Emails obtained by The BMJ under a freedom of information request show that clinicians with ties to Novartis urged some primary care trusts to pull out of the trial. The emails show discussions between ophthalmologists close to Novartis about how “big centres” in the US pulled out of the CATT trial because they would lose industry funding for other trials.
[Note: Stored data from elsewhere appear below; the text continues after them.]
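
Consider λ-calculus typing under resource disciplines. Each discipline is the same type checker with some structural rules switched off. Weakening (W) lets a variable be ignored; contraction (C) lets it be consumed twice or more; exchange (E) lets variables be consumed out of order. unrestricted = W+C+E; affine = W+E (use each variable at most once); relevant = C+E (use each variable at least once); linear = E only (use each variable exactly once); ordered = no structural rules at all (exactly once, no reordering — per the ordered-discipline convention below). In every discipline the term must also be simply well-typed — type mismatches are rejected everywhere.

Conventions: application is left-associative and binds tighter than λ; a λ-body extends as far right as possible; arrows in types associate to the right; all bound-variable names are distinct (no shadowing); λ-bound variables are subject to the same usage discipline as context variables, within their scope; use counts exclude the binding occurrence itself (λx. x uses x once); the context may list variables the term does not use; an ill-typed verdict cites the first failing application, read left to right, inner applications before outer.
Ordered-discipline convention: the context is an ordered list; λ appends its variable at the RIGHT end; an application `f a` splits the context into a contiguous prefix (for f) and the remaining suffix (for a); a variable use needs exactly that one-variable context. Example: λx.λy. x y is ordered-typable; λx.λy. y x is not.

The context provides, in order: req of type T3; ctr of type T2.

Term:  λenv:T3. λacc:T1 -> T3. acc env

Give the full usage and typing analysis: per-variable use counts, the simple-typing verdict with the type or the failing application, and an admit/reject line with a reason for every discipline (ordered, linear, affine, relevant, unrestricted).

use counts: req: 0×, ctr: 0×, env (bound): 1×, acc (bound): 1×
uses in reading order: acc, env
typing: ill-typed: an argument T3 mismatches the expected T1
ordered: ✗, fails simple typing
linear: ✗, a type mismatch blocks all five
affine: ✗, the type mismatch rejects it
relevant: ✗, not simply typable
unrestricted: ✗, fails simple typing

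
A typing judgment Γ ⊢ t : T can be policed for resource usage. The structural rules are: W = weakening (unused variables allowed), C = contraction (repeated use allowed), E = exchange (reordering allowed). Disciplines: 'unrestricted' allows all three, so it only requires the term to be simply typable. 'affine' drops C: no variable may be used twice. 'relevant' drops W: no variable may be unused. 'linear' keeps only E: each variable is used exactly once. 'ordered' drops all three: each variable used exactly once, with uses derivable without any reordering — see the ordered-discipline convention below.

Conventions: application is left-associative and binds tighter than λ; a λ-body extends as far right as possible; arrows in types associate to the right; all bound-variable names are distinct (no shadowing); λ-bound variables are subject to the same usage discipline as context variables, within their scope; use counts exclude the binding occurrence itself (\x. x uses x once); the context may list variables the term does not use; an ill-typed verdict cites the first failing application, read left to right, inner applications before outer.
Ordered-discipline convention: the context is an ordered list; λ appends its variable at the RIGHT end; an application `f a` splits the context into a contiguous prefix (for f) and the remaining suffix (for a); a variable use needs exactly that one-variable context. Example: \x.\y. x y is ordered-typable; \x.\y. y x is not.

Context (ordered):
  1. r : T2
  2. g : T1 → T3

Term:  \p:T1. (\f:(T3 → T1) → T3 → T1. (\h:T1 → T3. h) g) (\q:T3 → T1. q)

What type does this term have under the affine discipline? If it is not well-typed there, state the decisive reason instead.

term : T1 → T1 → T3
use counts: r: 0, g: 1, p (λ-bound): 0, f (λ-bound): 0, h (λ-bound): 1, q (λ-bound): 1
left-to-right use order: h, g, q
typing: the term checks, with type T1 → T1 → T3
all disciplines: ordered ✗ | linear ✗ | affine ✓ | relevant ✗ | unrestricted ✓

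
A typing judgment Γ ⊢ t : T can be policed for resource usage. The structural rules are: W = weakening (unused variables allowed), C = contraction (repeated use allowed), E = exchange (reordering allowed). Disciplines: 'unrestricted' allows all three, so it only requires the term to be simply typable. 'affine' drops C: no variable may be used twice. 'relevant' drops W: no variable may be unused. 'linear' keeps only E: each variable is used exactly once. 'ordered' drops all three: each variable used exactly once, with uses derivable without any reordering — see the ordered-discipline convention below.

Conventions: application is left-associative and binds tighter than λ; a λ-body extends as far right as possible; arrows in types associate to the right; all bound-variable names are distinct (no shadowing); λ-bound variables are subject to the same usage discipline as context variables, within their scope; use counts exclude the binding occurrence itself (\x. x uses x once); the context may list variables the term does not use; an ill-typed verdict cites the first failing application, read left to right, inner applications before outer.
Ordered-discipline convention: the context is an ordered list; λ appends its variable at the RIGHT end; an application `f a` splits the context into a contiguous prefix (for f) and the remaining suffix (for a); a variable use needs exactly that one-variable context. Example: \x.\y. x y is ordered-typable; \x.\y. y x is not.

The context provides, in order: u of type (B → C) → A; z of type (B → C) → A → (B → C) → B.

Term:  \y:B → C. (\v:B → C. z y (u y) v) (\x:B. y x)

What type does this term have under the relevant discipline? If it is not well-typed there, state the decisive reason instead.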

The emails said that this situation “could be applied to the UK”—that is, researchers would be put off IVAN for fear of losing industry studies.

Emails also show that Novartis approached ophthalmology centres to conduct trials into other eye conditions for them at the same time IVAN was progressing. Novartis helped the investigators in these industry funded trials to obtain supplies of ranibizumab, in stark contrast to its approach to the IVAN trialists.

A new trial, not included in those systematic reviews has just been published in the NEJM. It showed that in diabetic macular oedema, nine shots of BVZ ($50 per dose), RBZ ($1,200 per dose), and aflibercept ($1,950) produced an equivalent benefit.

It was accompanied by an editorial which ended thus:

“We believe that all financial incentives and logistic barriers to providing the least expensive drug, among drugs equivalent in safety and efficacy, should be eliminated so that patients may benefit fully from the results of this Diabetic Retinopathy Clinical Research Network trial as well as those from other comparative trials.”

Which sounds eminently sensible, but not likely to hold much sway with Novartis, whose main consideration appears to be their own benefit, and not the patients.

Extreme preterms are small fry of course, in many ways. A single treatment, in a small number of babies, is not going to make a huge amount of money for anyone, unless you can find a way to restrict the treatment choices to only the more expensive drug. So Novartis are sponsoring a trial of RBZ against laser (NCT02375971), when, if we need to study RBZ at all, what is needed is a trial of RBZ against BVZ. Unfortunately such a trial would be likely to show that they are equivalent, as they are in adults, so I don't hold out much hope that Novartis will fund such a trial.